Pinny and Fuff
They called each other by nicknames: Sarah was Pinny Lawson, Pinny being a family nickname from her teen years when she was growing tall and her head seemed small in comparison, like a pin; Fuff, Fuffy, Fuffatee, and Mouse were all nicknames Sarah had for Annie.
Annie and Sarah met as Sarah began finding success as a writer. While they shared many mutual friends, it was through James T. Fields—Annie’s husband, Sarah’s publisher—that they first met. An early letter from Sarah to Annie written in 1877, the year Deephaven was published, is a polite inquiry into her Thanksgiving and a commentary on a fellow and feminist writer.
At first Annie and Sarah, living in different worlds, had little in common. In her early forties, Annie Fields was the flower of society adored by the likes of Dickens; Sarah was young for her twenty-eight years, though well-educated and described as lady-like, equal to the task of entering the Boston literary scene.
The marriage of Annie and James Fields was a happy and successful one. When James died suddenly in the spring of 1881, Annie was shattered. She retreated from friends, burying herself in work. The following autumn, Sarah arrived at Charles Street for a condolence visit—these typically lasted about three weeks. Sarah stayed three months and the two were inseparable ever after.
Bedroom Mirrors
At first, the placement of a mirror in the corner of Sarah’s bedroom seems puzzling; its height and angle seem to serve no obvious function.
A closer look reveals Sarah’s purpose: the mirror reflects the portrait of Annie Fields on the mantel. A mirror atop a chest of drawers in the room also reflects the portrait.
Standing from any angle in the room, Jewett could see her beloved Annie.
Dear darling Fuffs –
This little note came from dear [Celia Thaxter] this morning and I will send it right to you – Do tell me what she says – I am going over to Exeter this afternoon to see my grandfather and perhaps stay until evening – not overnight – Poor little Fuff being lonely at Nahant! – but it shall be ever so long before you shall be alone again…Kiss dear Rogery on the top of his smooth head for me – and Kiss Miss Fuffy Fields in the looking glass and play it was Pin!
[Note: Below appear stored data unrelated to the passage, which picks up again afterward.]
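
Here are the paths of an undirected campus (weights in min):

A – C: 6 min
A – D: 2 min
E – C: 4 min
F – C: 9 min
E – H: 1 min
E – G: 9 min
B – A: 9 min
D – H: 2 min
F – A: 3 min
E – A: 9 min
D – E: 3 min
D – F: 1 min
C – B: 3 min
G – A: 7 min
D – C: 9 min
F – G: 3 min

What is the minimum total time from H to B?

8 min

Enumerating some paths:
H–D–E–C–B: 2+3+4+3 = 12
H–E–C–B: 1+4+3 = 8
The minimum is 8 min via H–E–C–B.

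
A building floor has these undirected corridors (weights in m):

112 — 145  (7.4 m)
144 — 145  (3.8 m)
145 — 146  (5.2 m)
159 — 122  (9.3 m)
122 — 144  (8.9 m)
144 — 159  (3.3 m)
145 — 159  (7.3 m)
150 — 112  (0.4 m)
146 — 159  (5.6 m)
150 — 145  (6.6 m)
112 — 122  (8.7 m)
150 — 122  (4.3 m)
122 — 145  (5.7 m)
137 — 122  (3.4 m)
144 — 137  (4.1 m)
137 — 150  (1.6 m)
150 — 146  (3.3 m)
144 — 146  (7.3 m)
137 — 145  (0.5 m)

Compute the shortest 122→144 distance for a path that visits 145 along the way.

7.7 m

Best 122 to 145: 122–137–145 costing 3.9
Best 145 to 144: 145–144 costing 3.8
Total via 145: 3.9 + 3.8 = 7.7 m.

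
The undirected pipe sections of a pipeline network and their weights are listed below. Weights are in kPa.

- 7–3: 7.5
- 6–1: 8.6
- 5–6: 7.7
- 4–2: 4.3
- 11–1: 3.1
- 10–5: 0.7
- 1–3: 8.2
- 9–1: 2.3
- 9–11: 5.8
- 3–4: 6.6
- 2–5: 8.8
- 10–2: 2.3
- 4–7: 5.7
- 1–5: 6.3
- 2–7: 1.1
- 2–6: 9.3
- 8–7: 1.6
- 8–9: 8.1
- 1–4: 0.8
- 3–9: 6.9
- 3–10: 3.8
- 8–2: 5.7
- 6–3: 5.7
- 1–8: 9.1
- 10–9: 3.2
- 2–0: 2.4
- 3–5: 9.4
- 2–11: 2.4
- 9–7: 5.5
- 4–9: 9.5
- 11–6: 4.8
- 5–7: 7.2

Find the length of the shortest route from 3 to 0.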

Day after tomorrow I shall have you!!
MS Am 1743 (157), Houghton Library, Harvard University. Transcription by Terry Heller, Coe College.
Charles Street
Sarah spent winters with Annie at her home, 148 Charles Street, a narrow four-story house overlooking a private garden and the Charles River in a somewhat stylish neighborhood of Boston. The area was a mixture of old wealth and new money, with many of Sarah and Annie’s friends of the literary world living within walking distance or carriage ride. The house is no longer extant, but at the time that Annie lived there first with her husband James T. Fields, and later with Sarah, it was the epicenter of Boston’s literary world. Friends might be invited for breakfast, luncheon, tea, or intimate evening, and Saturday afternoon they were “at home” for a salon of artists and writers. Sarah enjoyed the active social life and cultural pursuits she enjoyed with Annie living in Boston. While most of her focused writing was done in South Berwick, she did manage to eke out time to write at Charles Street, perhaps in the room pictured, the long and narrow library that Henry James called the Fields’ “waterside museum.”